Segundo os especialistas, a função da educação infantil não é a aplicação de um conteúdo programático, como alfabetização, por exemplo. Segundo resolução do MEC, a criança deve iniciar o processo de alfabetização aos sete anos, e esse processo deve estar concluído ao final do primeiro ciclo do ensino fundamental, ou seja, o terceiro ano. A educação infantil é o primeiro contato da criança com o mundo. Antigamente, isso era feito no quintal de casa com os irmãos, ou na rua com a vizinhança. Com as mudanças estruturais na sociedade e conseqüentemente no estilo de vida, a “escolinha” passou a ser um elemento de suma importância na vida das famílias, e deveria reproduzir esse ambiente do coletivo, no qual a criança começa a perceber o mundo e se relacionar com ele. O que ela precisa é de apreender conceitos que irão possibilitá-la de transitar no mundo, como consciência de  si mesma, de coletividade, relações interpessoais e com o ambiente. Conceitos básicos de cidadania e respeito. E a criança apreende esses conceitos através do lúdico, ou seja, brincando.  Esse tempo tão precioso, não pode ser roubado para que ocorra uma antecipação da alfabetização.

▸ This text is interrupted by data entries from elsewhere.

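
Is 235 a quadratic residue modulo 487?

yes

Both 235 ≡ 3 and 487 ≡ 3 (mod 4), so reciprocity gives (235/487) = -(487/235). Reduce: 487 ≡ 17 (mod 235). Now have -(17/235).
17 ≡ 1 (mod 4), so quadratic reciprocity gives (17/235) = (235/17). Reduce: 235 ≡ 14 (mod 17). Now have -(14/17).
Factor out 2: 14 = 2·7. Since 17 ≡ 1 (mod 8), (2/17) = +1. Now have -(7/17).
17 ≡ 1 (mod 4), so quadratic reciprocity gives (7/17) = (17/7). Reduce: 17 ≡ 3 (mod 7). Now have -(3/7).
Both 3 ≡ 3 and 7 ≡ 3 (mod 4), so reciprocity gives (3/7) = -(7/3). Reduce: 7 ≡ 1 (mod 3). Now have (1/3).
(1/3) = 1. Collecting the sign factors: 1.
(235/487) = 1, and 487 is prime, so 235 is a quadratic residue mod 487.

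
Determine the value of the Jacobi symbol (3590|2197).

(3590|2197)
  = (1393|2197)    [3590 ≡ 1393 mod 2197]
  = (2197|1393)    [QR: 1393 ≡ 1 mod 4, sign kept]
  = (804|1393)    [2197 ≡ 804 mod 1393]
  = (201|1393)    [1393 ≡ 1 mod 8 ⇒ (2|1393)^2 = +1]
  = (1393|201)    [QR: 201 ≡ 1 mod 4, sign kept]
  = (187|201)    [1393 ≡ 187 mod 201]
  = (201|187)    [QR: 201 ≡ 1 mod 4, sign kept]
  = (14|187)    [201 ≡ 14 mod 187]
  = -(7|187)    [187 ≡ 3 mod 8 ⇒ (2|187) = -1]
  = (187|7)    [QR: both ≡ 3 mod 4, sign flips]
  = (5|7)    [187 ≡ 5 mod 7]
  = (7|5)    [QR: 5 ≡ 1 mod 4, sign kept]
  = (2|5)    [7 ≡ 2 mod 5]
  = -(1|5)    [5 ≡ 5 mod 8 ⇒ (2|5) = -1]
  = -1    [(1|5) = 1]

-1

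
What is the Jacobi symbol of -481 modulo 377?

(-481|377)
  = (273|377)    [-481 ≡ 273 mod 377]
  = (377|273)    [QR: 273 ≡ 1 mod 4, sign kept]
  = (104|273)    [377 ≡ 104 mod 273]
  = (13|273)    [273 ≡ 1 mod 8 ⇒ (2|273)^3 = +1]
  = (273|13)    [QR: 13 ≡ 1 mod 4, sign kept]
  = (0|13)    [273 ≡ 0 mod 13]
  = 0    [numerator 0, gcd > 1]

0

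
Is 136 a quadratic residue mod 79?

no

Reduce the numerator: 136 ≡ 57 (mod 79), so (136/79) = (57/79).
57 ≡ 1 (mod 4), so quadratic reciprocity gives (57/79) = (79/57). Reduce: 79 ≡ 22 (mod 57). Now have (22/57).
Factor out 2: 22 = 2·11. Since 57 ≡ 1 (mod 8), (2/57) = +1. Now have (11/57).
57 ≡ 1 (mod 4), so quadratic reciprocity gives (11/57) = (57/11). Reduce: 57 ≡ 2 (mod 11). Now have (2/11).
Factor out 2: 2 = 2. Since 11 ≡ 3 (mod 8), (2/11) = -1. Now have -(1/11).
(1/11) = 1. Collecting the sign factors: -1.
The Legendre symbol is -1, so x^2 ≡ 136 (mod 79) has no solution.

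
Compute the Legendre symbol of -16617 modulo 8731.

1

Reduce the numerator: -16617 ≡ 845 (mod 8731), so (-16617/8731) = (845/8731).
845 ≡ 1 (mod 4), so quadratic reciprocity gives (845/8731) = (8731/845). Reduce: 8731 ≡ 281 (mod 845). Now have (281/845).
281 ≡ 1 (mod 4), so quadratic reciprocity gives (281/845) = (845/281). Reduce: 845 ≡ 2 (mod 281). Now have (2/281).
Factor out 2: 2 = 2. Since 281 ≡ 1 (mod 8), (2/281) = +1. Now have (1/281).
(1/281) = 1. Collecting the sign factors: 1.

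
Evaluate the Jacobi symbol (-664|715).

(-664|715)
  = -(664|715)    [715 ≡ 3 mod 4 ⇒ (-1|715) = -1]
  = (83|715)    [715 ≡ 3 mod 8 ⇒ (2|715)^3 = -1]
  = -(715|83)    [QR: both ≡ 3 mod 4, sign flips]
  = -(51|83)    [715 ≡ 51 mod 83]
  = (83|51)    [QR: both ≡ 3 mod 4, sign flips]
  = (32|51)    [83 ≡ 32 mod 51]
  = -(1|51)    [51 ≡ 3 mod 8 ⇒ (2|51)^5 = -1]
  = -1    [(1|51) = 1]

-1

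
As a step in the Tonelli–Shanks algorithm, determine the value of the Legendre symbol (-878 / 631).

(-878 / 631)
  = (384 / 631)    [-878 ≡ 384 mod 631]
  = (3 / 631)    [631 ≡ 7 mod 8 ⇒ (2 / 631)^7 = +1]
  = -(631 / 3)    [QR: both ≡ 3 mod 4, sign flips]
  = -(1 / 3)    [631 ≡ 1 mod 3]
  = -1    [(1 / 3) = 1]

-1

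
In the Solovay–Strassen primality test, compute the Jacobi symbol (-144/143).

(-144/143)
  = -(144/143)    [143 ≡ 3 mod 4 ⇒ (-1/143) = -1]
  = -(1/143)    [144 ≡ 1 mod 143]
  = -1    [(1/143) = 1]

-1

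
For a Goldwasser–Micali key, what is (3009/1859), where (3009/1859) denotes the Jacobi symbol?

Reduce the numerator: 3009 ≡ 1150 (mod 1859), so (3009/1859) = (1150/1859).
Factor out 2: 1150 = 2·575. Since 1859 ≡ 3 (mod 8), (2/1859) = -1. Now have -(575/1859).
Both 575 ≡ 3 and 1859 ≡ 3 (mod 4), so reciprocity gives (575/1859) = -(1859/575). Reduce: 1859 ≡ 134 (mod 575). Now have (134/575).
Factor out 2: 134 = 2·67. Since 575 ≡ 7 (mod 8), (2/575) = +1. Now have (67/575).
Both 67 ≡ 3 and 575 ≡ 3 (mod 4), so reciprocity gives (67/575) = -(575/67). Reduce: 575 ≡ 39 (mod 67). Now have -(39/67).
Both 39 ≡ 3 and 67 ≡ 3 (mod 4), so reciprocity gives (39/67) = -(67/39). Reduce: 67 ≡ 28 (mod 39). Now have (28/39).
Factor out 2: 28 = 2^2·7. Since 39 ≡ 7 (mod 8), (2/39) = +1, and (2/39)^2 = +1. Now have (7/39).
Both 7 ≡ 3 and 39 ≡ 3 (mod 4), so reciprocity gives (7/39) = -(39/7). Reduce: 39 ≡ 4 (mod 7). Now have -(4/7).
Factor out 2: 4 = 2^2. Since 7 ≡ 7 (mod 8), (2/7) = +1, and (2/7)^2 = +1. Now have -(1/7).
(1/7) = 1. Collecting the sign factors: -1.

-1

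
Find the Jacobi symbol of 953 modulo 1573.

953 ≡ 1 (mod 4), so quadratic reciprocity gives (953 / 1573) = (1573 / 953). Reduce: 1573 ≡ 620 (mod 953). Now have (620 / 953).
Factor out 2: 620 = 2^2·155. Since 953 ≡ 1 (mod 8), (2 / 953) = +1, and (2 / 953)^2 = +1. Now have (155 / 953).
953 ≡ 1 (mod 4), so quadratic reciprocity gives (155 / 953) = (953 / 155). Reduce: 953 ≡ 23 (mod 155). Now have (23 / 155).
Both 23 ≡ 3 and 155 ≡ 3 (mod 4), so reciprocity gives (23 / 155) = -(155 / 23). Reduce: 155 ≡ 17 (mod 23). Now have -(17 / 23).
17 ≡ 1 (mod 4), so quadratic reciprocity gives (17 / 23) = (23 / 17). Reduce: 23 ≡ 6 (mod 17). Now have -(6 / 17).
Factor out 2: 6 = 2·3. Since 17 ≡ 1 (mod 8), (2 / 17) = +1. Now have -(3 / 17).
17 ≡ 1 (mod 4), so quadratic reciprocity gives (3 / 17) = (17 / 3). Reduce: 17 ≡ 2 (mod 3). Now have -(2 / 3).
Factor out 2: 2 = 2. Since 3 ≡ 3 (mod 8), (2 / 3) = -1. Now have (1 / 3).
(1 / 3) = 1. Collecting the sign factors: 1.

1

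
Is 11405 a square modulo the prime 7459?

no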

Roubar esse tempo da criança apenas produz adultos desadaptados no mundo, sem noção de coletivo, com menor capacidade produtiva. E em um país com tantas leis inúteis, temos uma lei tão coerente e necessária. Na qual o juiz não acredita.

Todas essas coisas, e algumas outras, foram ditas ao promotor, por mim e por mais duas mulheres que também acreditam que podemos fazer um país melhor para todos. Ele nos escutou mui gentilmente, embora não se tenha mostrado muito animado em levantar essa bandeira. Tentou encerrar a conversa dizendo que quem se sentisse pessoalmente lesada poderia mover uma ação cível ou fazer uma denúncia diretamente no Conselho Estadual de Educação. Nesse momento, essas mulheres o informaram que ninguém ali se sentia pessoalmente lesada, que nossos filhos não passaram por esse processo de seleção porque nós optamos por uma escola cuja filosofia vai ao encontro da nossa. Não é preciso ter um leitor de pensamentos para concluir e o promotor deve ter pensado: ‘_ o que essas três malucas fazem aqui em uma sexta a tarde se elas próprias não foram lesadas?’

Bem, as três malucas apenas pretendem viver em um país mais humano e inclusivo. E mesmo que o promotor não tenha perguntado, dissemos isso a ele. Não sabemos ao certo qual foi o impacto disso, mas ele se comprometeu a estudar melhor o assunto e talvez incluir essa pauta em um outro processo em andamento.


As três malucas saíram da Vara de Infância e Juventude bastante desanimadas em viver em um país no qual o juiz tem que ser convencido da importância de uma lei tão bem fundamentada. Às vezes dá vontade de desistir do Brasil. Mas essa vontade logo é substituída por um desejo ainda maior de lutar.